1Division of Neuroimaging Research, Barrow Neurological Institute, Phoenix, AZ;2Mallinckrodt Institute of Radiology, Washington University in St. Louis, St. Louis, MO;3Departments of Radiology and Biophysics, Medical College of Wisconsin, Wauwatosa, WI;4Department of Radiology, Mayo Clinic, Rochester, MN;5Department of Diagnostic Medicine, University of Texas at Austin, Austin, TX;6Department of Radiology, University of Michigan, Ann Arbor, MI;7UT Health San Antonio, San Antonio, TX;8Department of Radiology, Mayo Clinic, Scottsdale, AZ;9Department of Diagnostic Imaging, Rhode Island Hospital, Providence, RI;10Alpert Medical School of Brown University, Providence, RI;11Department of Radiology, Massachusetts General Hospital, Boston, MA;12Department of Radiology, University of Washington, Seattle, Washington;13UT Southwestern Medical Center, Dallas, TX; and14Philips Healthcare, Gainesville, FL


The use of rCBV as a response metric in clinical trials has been hampered, in part, due to variations in the biomarker consistency and associated interpretation across sites, stemming from differences in image acquisition and post-processing methods.
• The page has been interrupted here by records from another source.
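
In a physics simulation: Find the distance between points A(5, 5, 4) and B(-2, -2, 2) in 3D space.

d = √[(x₂-x₁)² + (y₂-y₁)² + (z₂-z₁)²]
  = √[(-7)² + (-7)² + (-2)²]
  = √[49 + 49 + 4]
  = √102
  ≈ 10.1

10.1


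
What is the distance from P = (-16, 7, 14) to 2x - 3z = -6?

distance = |a·x₀ + b·y₀ + c·z₀ - d| / √(a² + b² + c²)
  = |2·(-16) + 0·7 + (-3)·14 - (-6)| / √(2² + 0² + (-3)²)
  = |-32 + 0 - 42 + 6| / √(4 + 0 + 9)
  = |-68| / √13
  = 68 / 3.606
  ≈ 18.86

18.86


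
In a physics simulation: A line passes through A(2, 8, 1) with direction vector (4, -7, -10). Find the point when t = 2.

P(t) = A + t·d
  = (2 + 4·2, 8 + (-7)·2, 1 + (-10)·2)
  = (2 + 8, 8 - 14, 1 - 20)
  = (10, -6, -19)

(10, -6, -19)


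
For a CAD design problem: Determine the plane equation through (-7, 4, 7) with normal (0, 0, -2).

The plane through P with normal n = (a, b, c) satisfies n·(r - P) = 0,
i.e. ax + by + cz = a·x₀ + b·y₀ + c·z₀.
d = 0·(-7) + 0·4 + (-2)·7
  = 0 + 0 - 14
  = -14
Equation: -2z = -14

-2z = -14


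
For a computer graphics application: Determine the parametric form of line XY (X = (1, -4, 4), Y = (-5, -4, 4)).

Direction vector d = Y - X = (-5 - 1, -4 + 4, 4 - 4) = (-6, 0, 0)
Parametric form r = X + t·d:
x = 1 - 6t, y = -4, z = 4

x = 1 - 6t, y = -4, z = 4


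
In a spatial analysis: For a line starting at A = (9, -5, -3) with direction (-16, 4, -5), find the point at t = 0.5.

P(t) = A + t·d
  = (9 + (-16)·0.5, -5 + 4·0.5, -3 + (-5)·0.5)
  = (9 - 8, -5 + 2, -3 - 2.5)
  = (1, -3, -5.5)

(1, -3, -5.5)


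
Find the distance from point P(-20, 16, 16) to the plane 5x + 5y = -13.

distance = |a·x₀ + b·y₀ + c·z₀ - d| / √(a² + b² + c²)
  = |5·(-20) + 5·16 + 0·16 - (-13)| / √(5² + 5² + 0²)
  = |-100 + 80 + 0 + 13| / √(25 + 25 + 0)
  = |-7| / √50
  = 7 / 7.071
  ≈ 0.9899

0.9899


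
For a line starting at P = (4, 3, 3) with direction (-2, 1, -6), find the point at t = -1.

P(t) = P + t·d
  = (4 + (-2)·(-1), 3 + 1·(-1), 3 + (-6)·(-1))
  = (4 + 2, 3 - 1, 3 + 6)
  = (6, 2, 9)

(6, 2, 9)


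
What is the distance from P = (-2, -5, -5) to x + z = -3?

distance = |a·x₀ + b·y₀ + c·z₀ - d| / √(a² + b² + c²)
  = |1·(-2) + 0·(-5) + 1·(-5) - (-3)| / √(1² + 0² + 1²)
  = |-2 + 0 - 5 + 3| / √(1 + 0 + 1)
  = |-4| / √2
  = 4 / 1.414
  ≈ 2.828

2.828


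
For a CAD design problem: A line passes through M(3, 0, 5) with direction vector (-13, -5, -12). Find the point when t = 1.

P(t) = M + t·d
  = (3 + (-13)·1, 0 + (-5)·1, 5 + (-12)·1)
  = (3 - 13, 0 - 5, 5 - 12)
  = (-10, -5, -7)

(-10, -5, -7)


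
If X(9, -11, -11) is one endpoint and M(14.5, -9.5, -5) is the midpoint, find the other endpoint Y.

Y = 2M - X
  = (2·14.5 - 9, 2·(-9.5) - (-11), 2·(-5) - (-11))
  = (29 - 9, -19 + 11, -10 + 11)
  = (20, -8, 1)

(20, -8, 1)


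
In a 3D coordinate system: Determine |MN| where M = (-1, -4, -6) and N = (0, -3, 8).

d = √[(x₂-x₁)² + (y₂-y₁)² + (z₂-z₁)²]
  = √[1² + 1² + 14²]
  = √[1 + 1 + 196]
  = √198
  ≈ 14.07

14.07


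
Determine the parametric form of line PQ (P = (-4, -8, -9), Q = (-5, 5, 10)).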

This study leveraged a dynamic susceptibility contrast magnetic resonance imaging digital reference object to characterize rCBV consistency across 12 sites participating in the Quantitative Imaging Network (QIN), specifically focusing on differences in site-specific imaging protocols (IPs; n = 17), and PMs (n = 19) and differences due to site-specific IPs and PMs (n = 25). Thus, high agreement across sites occurs when 1 managing center processes rCBV despite slight variations in the IP. This result is most likely supported by current initiatives to standardize IPs. However, marked intersite disagreement was observed when site-specific software was applied for rCBV measurements. This study's results have important implications for comparing rCBV values across sites and trials, where variability in PMs could confound the comparison of therapeutic effectiveness and/or any attempts to establish thresholds for categorical response to therapy. To overcome these challenges and ensure the successful use of rCBV as a clinical trial biomarker, we recommend the establishment of qualifying and validating site- and trial-specific criteria for scanners and acquisition methods (eg, using a validated phantom) and the software tools used for dynamic susceptibility contrast magnetic resonance imaging analysis (eg, using a digital reference object where the ground truth is known).